Epilogue
Rollo watched as Gisla burst into tears and he felt his heart leap to his throat. Perhaps he had miscalculated. Perhaps she had hated him all along.
"Gisla? Gisla, what is wrong?" He asked in fear and confusion.
She moved her hand to wipe her tears away so she could look him in the eye. "Nothing is wrong." She said tears still forming in her eyes, "Nothing is wrong or will ever be wrong again. It was you. It was always you."
She moved towards him and placed all the kinds of kisses she had upon his lips: the tender ones, the passionate ones, the childish ones, the lustful ones. She was in love with her husband, she had always been in love with her husband.
She pulled back from him and watched elation and wonder cover his face, "Have you always known?"
"No, but you made me see what my eyes could not."
Her words touched him and this time, it was he who kissed her. Fully, passionately, overwhelmingly. And once again they made love. No longer in the darkness, but in the light. And in that moment neither one had ever felt so complete or so wanted. In unity with a force larger than themselves. They were fit for each other. The ideal pair. The perfect match.
Many jaws dropped and heads turned as they strode arm and arm together into the feast hall. The Emperor himself went pale and his eyes darted around the room in search of some form of explanation. "Gisla what is all this?" He asked in uncertainty.
His daughter smiled back at him, and answered, "This is my way of showing all of Paris that I was mistaken. That I had misjudged. My husband is not a filthy heathen who wishes me harm. No, he is not that at all. And I wish for everyone far and wide to know that if he shows half as much love and devotion to Paris as he has shown to me then we will never have anything to fear again."

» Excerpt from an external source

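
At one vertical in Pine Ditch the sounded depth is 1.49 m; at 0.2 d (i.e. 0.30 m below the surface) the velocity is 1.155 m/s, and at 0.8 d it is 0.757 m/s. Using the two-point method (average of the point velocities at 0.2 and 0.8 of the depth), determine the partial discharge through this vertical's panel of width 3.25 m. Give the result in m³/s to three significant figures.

v̄ = (1.155 + 0.757) / 2 = 0.9560 m/s
q = v̄ × d × w = 0.9560 × 1.49 × 3.25 = 4.629 m³/s

4.63 m³/s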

Rollo looked down at her and smiled, and then said to the crowd, "And this is my way of showing that I am far from displeased with my wife. For despite what you may think she has been with one man, and that is me. And I could never be displeased with such a good, pleasing, and perfect bride."
Her husband stepped into the bedroom in his nightshirt and a strange feeling flooded Gisla. It was such a foreign and yet familiar thing for him to do and Gisla understood that they were truly going to live as man and wife now.

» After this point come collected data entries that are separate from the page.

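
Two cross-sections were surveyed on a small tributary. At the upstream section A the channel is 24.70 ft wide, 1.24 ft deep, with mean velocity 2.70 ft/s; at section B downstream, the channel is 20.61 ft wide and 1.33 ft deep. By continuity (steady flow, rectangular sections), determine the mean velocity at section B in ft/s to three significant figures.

Q = A₁V₁ = (24.70×1.24) × 2.70 = 82.70 ft³/s
A₂ = 20.61 × 1.33 = 27.41 ft²
V₂ = Q/A₂ = 82.70/27.41 = 3.017 ft/s

3.02 ft/s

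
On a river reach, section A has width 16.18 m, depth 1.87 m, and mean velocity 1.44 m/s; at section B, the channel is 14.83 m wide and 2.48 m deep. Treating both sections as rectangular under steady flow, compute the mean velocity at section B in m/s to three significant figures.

1.18 m/s

Q = A₁V₁ = (16.18×1.87) × 1.44 = 43.57 m³/s
A₂ = 14.83 × 2.48 = 36.78 m²
V₂ = Q/A₂ = 43.57/36.78 = 1.185 m/s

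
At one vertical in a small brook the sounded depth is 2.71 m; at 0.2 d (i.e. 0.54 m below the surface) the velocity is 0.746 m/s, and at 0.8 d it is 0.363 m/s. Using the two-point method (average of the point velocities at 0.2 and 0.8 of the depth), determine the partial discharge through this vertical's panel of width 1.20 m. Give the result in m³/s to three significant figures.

1.80 m³/s

v̄ = (0.746 + 0.363) / 2 = 0.5545 m/s
q = v̄ × d × w = 0.5545 × 2.71 × 1.20 = 1.803 m³/s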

Her mind suddenly flooded with all the harsh things she had once thought of him. How he was a violent savage, and little more than a dog. How could she have ever been so wrong?
And to make matters worse she had shared all of these nasty and unfair thoughts with him, intimately and in detail. And now here he was in her chambers smiling at her almost bashfully. Perhaps being married was new to him too. He seemed happy, but why? Should he not hate her for all the cruel things she had said to him? She had been vicious and he showed her only kindness in return.
She felt a stray tear run down her cheek as she realized that it was she who was the savage. He had wanted to love her like this from the beginning and she had only scorned him.
Rollo seemed to see her sadness and moved towards her. He took her in his arms and whispered, "I had always hoped that there would be less tears in the light. What troubles you?"
Gisla wiped at her eyes. She had not meant to cry. In many ways, she was so very happy. But she was still upset over how awful she had been to him. "Why did you do it," she asked.
He tilted his head in confusion, "Do what?"
"Come to me. Stay with me. You were always so kind."
"I did it because you are my wife."
Gisla was not satisfied with this simple answer, "No there must be more. Each night I openly scorned and mocked you. I called you a dog, a savage, and so much worse. How could you not hate me after all this?"
"I do not know, perhaps it was destiny."
She looked at him in disbelief. "You believe in destiny that strongly?"
"No, I fell in love with you that strongly."
The End
Author's Notes: It's finished! A special thank you to everyone who has followed, favorited, and reviewed. I honestly could not have done it without your support, comments, and criticism. In many ways this is as much your success as it is mine.